I don’t remember learning about domestic violence in school. I was raised in a good home with parents who have been happily married for 60 years. It wasn’t until after I left my abuser and was in an emergency shelter with my kids that I even heard “domestic violence.” I’d love to say that leaving the relationship improved everything, but that would be a lie. It took years of counseling, support groups, growing in my faith, and ultimately, getting sober to even begin to put myself back together.

Escaping the Pain

It took 10 years of struggling with addiction before I decided to get sober. My children were my identity, and I was proud of being an at-home mom. When I became a single mom, I was responsible for providing for my children independently. It was easy for me to put my needs on the back burner to focus on them. Weekends, holidays, and summer vacations were tough for me to be away from my kids, and I lost myself in those days.
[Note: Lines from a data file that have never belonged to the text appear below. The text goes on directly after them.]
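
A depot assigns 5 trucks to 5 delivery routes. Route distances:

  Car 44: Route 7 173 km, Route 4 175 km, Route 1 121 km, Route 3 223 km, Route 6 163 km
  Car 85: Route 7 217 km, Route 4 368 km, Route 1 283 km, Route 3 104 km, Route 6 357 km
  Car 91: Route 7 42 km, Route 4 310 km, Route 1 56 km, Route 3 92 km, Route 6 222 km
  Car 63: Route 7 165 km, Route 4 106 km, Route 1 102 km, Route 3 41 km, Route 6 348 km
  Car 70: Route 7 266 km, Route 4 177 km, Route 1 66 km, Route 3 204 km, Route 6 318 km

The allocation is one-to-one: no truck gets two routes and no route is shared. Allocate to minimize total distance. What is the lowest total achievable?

Minimum total: 481 km

Optimal: Car 44→Route 6 (163 km), Car 85→Route 3 (104 km), Car 91→Route 7 (42 km), Car 63→Route 4 (106 km), Car 70→Route 1 (66 km) — total 163+104+42+106+66 = 481 km.
Min-entry greedy (repeatedly take the single cheapest remaining cell) gives 680 km, worse by 199.
Swapping Car 70↔Car 63 (Car 70→Route 4 177 km, Car 63→Route 1 102 km) adds 107.
Checked against all permutations: 481 km is optimal.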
In the beginning, I would only drink when my kids were away, but I found myself saying I’ll just have “one drink.” I never only had one drink. Weekend drinking started earlier and earlier in the week. “It’s 5 o’clock somewhere,” started earlier in the day and then found myself drinking for brunch. I will admit I was in denial, thinking because I wasn’t drinking every day, I didn’t have a problem. I wanted to drink everyday. My “escape” was going out with friends, drinking, and living a life of “freedom.” I didn’t realize that escaping my feelings only created a dependency on what I thought was freedom.
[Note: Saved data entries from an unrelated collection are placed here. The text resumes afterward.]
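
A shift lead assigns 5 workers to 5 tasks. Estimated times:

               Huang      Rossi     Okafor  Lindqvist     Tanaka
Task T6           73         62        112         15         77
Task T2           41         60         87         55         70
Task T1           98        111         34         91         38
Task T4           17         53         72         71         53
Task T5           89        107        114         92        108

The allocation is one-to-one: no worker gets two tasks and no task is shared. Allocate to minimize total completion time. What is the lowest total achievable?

Min total: 234 min

Optimal: Huang→Task T4 (17 min), Rossi→Task T2 (60 min), Okafor→Task T1 (34 min), Lindqvist→Task T6 (15 min), Tanaka→Task T5 (108 min) — total 17+60+34+15+108 = 234 min.
Column-greedy (each task in turn goes to its cheapest remaining worker) gives 251 min, worse by 17.
Next-best assignment: Huang→Task T4, Rossi→Task T5, Okafor→Task T1, Lindqvist→Task T6, Tanaka→Task T2 = 243 min.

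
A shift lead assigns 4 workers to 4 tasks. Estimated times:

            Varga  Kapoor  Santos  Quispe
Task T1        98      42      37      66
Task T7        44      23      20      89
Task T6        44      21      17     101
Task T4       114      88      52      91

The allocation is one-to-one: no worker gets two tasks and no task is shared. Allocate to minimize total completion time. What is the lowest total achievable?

Min total: 183 min

Optimal: Varga→Task T7 (44 min), Kapoor→Task T6 (21 min), Santos→Task T4 (52 min), Quispe→Task T1 (66 min) — total 44+21+52+66 = 183 min.
Next-best assignment: Varga→Task T6, Kapoor→Task T7, Santos→Task T4, Quispe→Task T1 = 185 min.
Swapping Varga↔Quispe (Varga→Task T1 98 min, Quispe→Task T7 89 min) adds 77.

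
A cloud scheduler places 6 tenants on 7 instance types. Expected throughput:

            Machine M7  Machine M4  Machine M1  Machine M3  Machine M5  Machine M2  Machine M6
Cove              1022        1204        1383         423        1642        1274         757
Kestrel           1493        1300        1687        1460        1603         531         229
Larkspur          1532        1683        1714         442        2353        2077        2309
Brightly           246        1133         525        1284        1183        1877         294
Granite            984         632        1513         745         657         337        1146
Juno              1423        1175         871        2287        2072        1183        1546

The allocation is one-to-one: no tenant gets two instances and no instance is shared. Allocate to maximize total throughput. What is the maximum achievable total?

Max total: 11121 ops/s

Treat this as an assignment problem: match each tenant to one instance.
Optimal: Cove→Machine M5 (1642 ops/s), Kestrel→Machine M7 (1493 ops/s), Larkspur→Machine M6 (2309 ops/s), Brightly→Machine M2 (1877 ops/s), Granite→Machine M1 (1513 ops/s), Juno→Machine M3 (2287 ops/s) — total 1642+1493+2309+1877+1513+2287 = 11121 ops/s.
Max-entry greedy (repeatedly take the single best remaining cell) gives 10554 ops/s, worse by 567.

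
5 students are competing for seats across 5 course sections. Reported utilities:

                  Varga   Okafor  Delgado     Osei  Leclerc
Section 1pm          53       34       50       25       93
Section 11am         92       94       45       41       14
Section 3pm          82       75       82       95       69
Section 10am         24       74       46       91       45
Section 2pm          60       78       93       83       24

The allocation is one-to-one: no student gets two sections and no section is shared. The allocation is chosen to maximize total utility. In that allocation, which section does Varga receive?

This is a one-to-one assignment (maximum-weight bipartite matching).
Optimal: Varga→Section 3pm (82 points), Okafor→Section 11am (94 points), Delgado→Section 2pm (93 points), Osei→Section 10am (91 points), Leclerc→Section 1pm (93 points) — total 82+94+93+91+93 = 453 points.
Max-entry greedy (repeatedly take the single best remaining cell) gives 399 points, worse by 54.
Swapping Varga↔Leclerc (Varga→Section 1pm 53 points, Leclerc→Section 3pm 69 points) loses 53.
No other one-to-one assignment exceeds 453 points.
Varga's own top section is Section 11am (92 points), but forcing Varga→Section 11am and reassigning the rest optimally gives only 447 points — worse by 6.

Varga receives Section 3pm.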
Instead of my hard days bringing me to my knees, they turned me to the bottle. Anxiety and PTSD became overwhelming, and out of control, so I turned to my doctor. Medication is not to be taken lightly, and definitely don’t mix. I was not someone who should have ever been in control of my medicine. I began to forget if I had taken my medication and would double meds or more. Even being in a new healthy relationship didn’t remove the effects of abuse, guilt, shame, and dependency on alcohol and drugs.

On the contrary, disappointments, infertility, and loss only spiraled me more. I lost control and started to act like the monster I had run from all those years ago. Guilt and shame became my routine, and it was hard to see my reflection in the ones I loved and was hurting so deeply. I wanted to die because I couldn’t find the strength to stop. It wasn’t until I reached the end of myself that I cried out to God, and He stepped in.

The Healing Begins

From one day to the next, I stopped all medications and alcohol. Honestly, I suffered withdrawals and paranoia, but the people I tried so hard to push away surrounded me with love and support and kept me safe. I laid down pain, guilt, shame, anxiety, fear, disappointment, and grief and picked up hope, love, peace, joy, and freedom. It was a long road to sobriety, but that road led to true freedom.
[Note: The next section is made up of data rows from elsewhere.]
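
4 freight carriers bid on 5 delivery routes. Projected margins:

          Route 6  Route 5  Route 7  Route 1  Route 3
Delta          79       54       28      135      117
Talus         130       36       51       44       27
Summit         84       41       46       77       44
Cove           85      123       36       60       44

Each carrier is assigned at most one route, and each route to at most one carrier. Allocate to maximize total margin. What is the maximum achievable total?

This is a one-to-one assignment (maximum-weight bipartite matching).
Optimal: Delta→Route 3 ($117k), Talus→Route 6 ($130k), Summit→Route 1 ($77k), Cove→Route 5 ($123k) — total 117+130+77+123 = $447k.
Max-entry greedy (repeatedly take the single best remaining cell) gives $434k, worse by 13.
Next-best assignment: Delta→Route 1, Talus→Route 6, Summit→Route 7, Cove→Route 5 = $434k.
Every other assignment is strictly worse.

Maximum total: $447k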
In the past 6 years, I have found the person I was created to be, “the victim” is no longer my name. I am now a survivor, an overcomer, and a warrior. I found my purpose in helping those in domestic violence relationships, dealing with the effects of abuse, and experiencing addiction and self-harm.

Finding the Light

I found my voice and used it to speak life and hope to others. I’ve learned the startling statistics of domestic violence and how many of us turn to ways of coping with our pain that often lead down a road of darkness and addiction. I’ve also learned that abusers need someone to prey off of, and they only find it in the people with the biggest hearts and brightest lights. Abusers snuff out the light because they don’t have their own. They steal from their victims and leave their darkness in return. Yet something incredibly beautiful about a survivor is that we FIND our light again and shine even brighter than before. We go back into the dark places where people are hurting because they’ve lost their light. We share our light with them and pull them out so they can shine brighter than before.